A bordo do IJN Shoho, o capitão Ishinosuke Izawa se preparava para pousar quatro caças “Zero” e um bombardeiro “Kate” que estavam em missão de cobertura aérea do comboio japonês. No interior do porta-aviões ocorriam os preparativos para o lançamento de um grupo de ataque que seria destinado ao equivocado contato feito ao sul. Rapidamente uma nova patrulha de combate foi lançada, formada por um caça “Zero”, pilotado pelo suboficial sênior (WO) Shigemune Imamura e dois caças “Claude”, pilotados pelos suboficiais de segunda classe (PO2c) Chikao Aoki e Takeo Inoue. Logo após a decolagem desta patrulha, os quatro caças e o bombardeiro pousaram no convés. Diferente de um porta-aviões de frota, os pequenos porta-aviões convertidos como o IJN Shoho (anteriormente era o navio de apoio à submarinos IJN Tsurugizaki) demoravam um longo tempo para acomodar este aviões em seus dois pequenos hangares internos. Aparentemente os aviões “Kate” destinados a missão de ataque estavam sendo armados com torpedos nos dois pequenos hangares internos. Logo após a recuperação dos quatro caças e do bombardeiro, a Força Principal da Operação MO mudou seu curso em direção ao noroeste. De repente, às 10h50, os gritos dos vigias alertaram sobre a aproximação de aviões inimigos... Eram as unidades do porta-aviões USS Lexington.


Bombardeiro B5N2 pilotado por um ala do porta-aviões IJN Shoho.

O ATAQUE DAS UNIDADES DO USS LEXINGTON
Às 11h07, da ponte de comando do IJN Shoho, Izawa pode ver a formação de bombardeiros de mergulho americanos se dividir para iniciar seu ataque. Ele ordenou seu timoneiro para fazer uma curva acentuada a bombordo. Havia muito espaço para ele realizar manobras, pois o IJN Shoho estava no centro de uma formação que lembrava um diamante, com quatro cruzadores pesados (IJN Aoba, IJN Kinugasa, IJN Furutaka e IJN Kako) a sua volta e cerca de 1.500 metros distantes, além de um destróier dando apoio próximo (IJN Sazanami).
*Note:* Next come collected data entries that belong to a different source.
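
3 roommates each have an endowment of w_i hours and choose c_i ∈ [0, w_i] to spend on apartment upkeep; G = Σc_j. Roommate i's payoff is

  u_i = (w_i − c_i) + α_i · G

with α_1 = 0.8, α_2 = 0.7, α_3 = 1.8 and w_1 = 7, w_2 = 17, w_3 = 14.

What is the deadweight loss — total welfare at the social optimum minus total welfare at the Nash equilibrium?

∂u_i/∂c_i = α_i − 1, so roommate i contributes w_i if α_i > 1, else 0.
α_i > 1 for i ∈ {3}; NE contributions (0, 0, 14), G = 14.
W^NE = Σw_i − G^NE + (Σα_i)·G^NE = 38 + 2.3·14 = 70.2.
Planner: ∂(Σu_j)/∂c_i = Σα_j − 1 = 2.3 > 0, so everyone contributes w_i; G^SO = 38, W^SO = 38 + 2.3·38 = 125.4.
Deadweight loss = 55.2.

55.2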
A bordo do IJN Shoho, as equipes de apoio trabalhavam agitadas na tentativa de posicionar três caças A6M2 “Zero” para serem lançados o mais rápido possível para missão de CAP.

O ataque americano começou às 11h10, da altitude de 3.480 metros com treze bombardeiros SBD da unidade VS-2.
Nenhum caça japonês da patrulha aérea de combate estava em posição para interceptar este primeiro grupo de SBD americanos da unidade VS-2 que mergulharam para o ataque, mas estavam se posicionando para atacar a segunda formação de SBD da unidade VB-2 durante seu mergulho. As baterias antiaéreas faziam sua parte na tentativa de deter o ataque.
As manobras do porta-aviões japonês evitaram todas as 13 bombas lançadas contra ele por este primeiro grupo.

Logo após, o segundo grupo de SBD da unidade VB-2 iniciou seu ataque e já começou a sofrer ataques dos caças A5M4 “Claude”, que tentavam atrapalhar o mergulho e a pontaria dos pilotos americanos. Mas logo que os SBD abriram seus freios de mergulho, os caças japoneses ultrapassavam os bombardeiros americanos. Os “Claude” faziam manobras em espiral e tentavam atirar em qualquer avião americano que passasse em sua frente.
Para piorar a situação, o caça “Zero” pilotado pelo WO Imamura atacou esta unidade de bombardeiros SBD. Posicionado acima desta formação, atacou por trás conseguindo danificar um dos SBD e evitar que sua bomba atingisse o alvo. WO Imamura continuou a perseguir o SBD após sair do mergulho conseguindo assim derrubá-lo no mar próximo da popa do IJN Shoho. Da mesma maneira os dois A5M4 “Claude” conseguiram atingir e danificar vários SBD.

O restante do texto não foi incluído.